JAMAICA, N.Y.—U.S. Customs and Border Protection agriculture specialists at John F. Kennedy International Airport recently intercepted Mediterranean fruit fly on fresh pomegranate arils arriving from Peru.

photo of the quarantined shipment

CBP at JFK Intercepts Pests in Fruit Cache

“Our frontline agriculture specialists did an excellent job and found a significant pest within this large amount of fruit hidden,” said Robert E. Perez, director of CBP’s New York Field Operations.  “This recent interception shows how our agriculture specialists help protect American agriculture and preserve the nation’s economic security by denying entry of invasive species to the United States.”
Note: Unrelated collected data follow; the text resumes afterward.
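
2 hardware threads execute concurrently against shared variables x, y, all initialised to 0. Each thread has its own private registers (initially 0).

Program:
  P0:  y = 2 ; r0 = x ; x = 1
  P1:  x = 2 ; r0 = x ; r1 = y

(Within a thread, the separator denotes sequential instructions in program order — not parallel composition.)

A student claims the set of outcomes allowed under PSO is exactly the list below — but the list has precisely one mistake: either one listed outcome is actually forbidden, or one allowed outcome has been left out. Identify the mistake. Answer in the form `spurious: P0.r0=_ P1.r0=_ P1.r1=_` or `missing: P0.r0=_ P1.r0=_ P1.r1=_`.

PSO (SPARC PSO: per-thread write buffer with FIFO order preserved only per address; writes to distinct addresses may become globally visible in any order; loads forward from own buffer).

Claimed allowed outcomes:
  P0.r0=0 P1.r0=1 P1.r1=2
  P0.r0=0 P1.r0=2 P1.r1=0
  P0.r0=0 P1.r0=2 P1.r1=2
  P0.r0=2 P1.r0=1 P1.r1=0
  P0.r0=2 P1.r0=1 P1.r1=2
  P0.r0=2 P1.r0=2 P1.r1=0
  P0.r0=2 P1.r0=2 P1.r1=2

outcome vector order: (P0.r0,P1.r0,P1.r1)
PSO: 8 outcomes — {(0,1,0); (0,1,2); (0,2,0); (0,2,2); (2,1,0); (2,1,2); (2,2,0); (2,2,2)}
PSO∖claimed = {(0,1,0)}

missing: P0.r0=0 P1.r0=1 P1.r1=0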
On April 22, CBP agriculture specialists performing an inspection of fresh Pomegranate Arils, originating from Peru, discovered a fly larva among the shipment. The larva was captured and sent to the U. S. Department of Agriculture (USDA), Animal and Plant Health Inspection Service (APHIS) Plant Inspection Station (PIS) for further analysis. It was confirmed by the PIS to be the Ceratitis capitata; more commonly known as the Mediterranean fruit fly or medfly. The medfly is a particularly harmful threat to more than 260 kinds of domestic fruits, flowers, vegetables and nuts.

Three options exist in eliminating the pest threat: It can be re-exported under direct CBP supervision, destroyed by incineration under direct CBP supervision, or fumigated using Methyl Bromide under USDA/APHIS supervision.

This discovery in the Arils is a significant find.  Historically, arils have demonstrated a low propensity to pest risk, much less a significant pest like medfly.